I had the pleasure to attend the Maine Academic Library Day this past Friday at Colby College. The keynote speaker was Daniel M. Russell, a Google exec in charge of search quality and user happiness. (Can I just say that Google has some pretty cool titles? 'Cause they do.) Anyway, I've sat through my fair share of keynotes over the years, and this one really stood out from the crowd. He went over all sorts of tips and tricks for getting the most out of your Googling. I will say that most of what he went over was review for me, but it was a really healthy review. (In looking over his web site, he had a post on the Einstellung Effect which I thought was fantastic. So many times as a researcher, it's too easy to get used to using one tool. When you get really good with a hammer, everything you look at starts looking like a nail. Got a board that needs trimming? Just beat the heck out of it, and eventually it'll be the right length. Get the picture? Being reminded from time to time about the various research tools available to you can be really beneficial.)
Another cool thing I discovered--remember that post I did last week on agoogleaday? Dan was one of the people who set that in motion and got it running. It's not often I do a blog post about something cool online, and then I meet one of the people who contributed directly to that cool thing. Dan was nice enough to leave us with some links to training materials Google uses to teach people how to search more effectively, and since I'm a nice guy, I'm here to share those links with you.
First, a disclaimer. A lot of you are no doubt rolling your eyes, offended that anyone might think you don't know how to do something as simple as *use Google*. But you know what? I'm willing to bet you don't. I don't mean to be offensive, but if I learned a thing or two from this, I'm willing to bet good money you will, too. And don't skip the easy stuff. Don't rush off to "Advanced Lessons," assuming you're good to go on all the basics. One of Dan's points was that there are many basic tricks that the vast majority of people don't know about. For example, to find something on a web page, you can just hit Control + F, which brings up a "find" window in your browser.

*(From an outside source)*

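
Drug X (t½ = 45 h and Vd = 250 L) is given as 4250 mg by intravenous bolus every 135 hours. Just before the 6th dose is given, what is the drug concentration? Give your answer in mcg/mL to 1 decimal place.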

According to Google's studies, 90% of users don't know they can do that, so when they go to a search result, they end up scanning the page, looking for the word they searched for.
So don't be in a rush. You probably use Google every day. Taking a bit of time to learn how to use it wisely is time well spent. Okay? Here are the links, direct from Dan and endorsed by yours truly:
9 lessons for teaching search: http://www.google.com/educators/p_websearch.html
Google site with a LOT more materials for teaching search skills: https://sites.google.com/site/gwebsearcheducation/ )
And... you can sign up to get intermittent email about teaching
(And Dan, since I know you have a Google Alert set up on your name, and I'm betting you might end up reading this, can I just say thanks for the great presentation? Really made the day worthwhile for me.)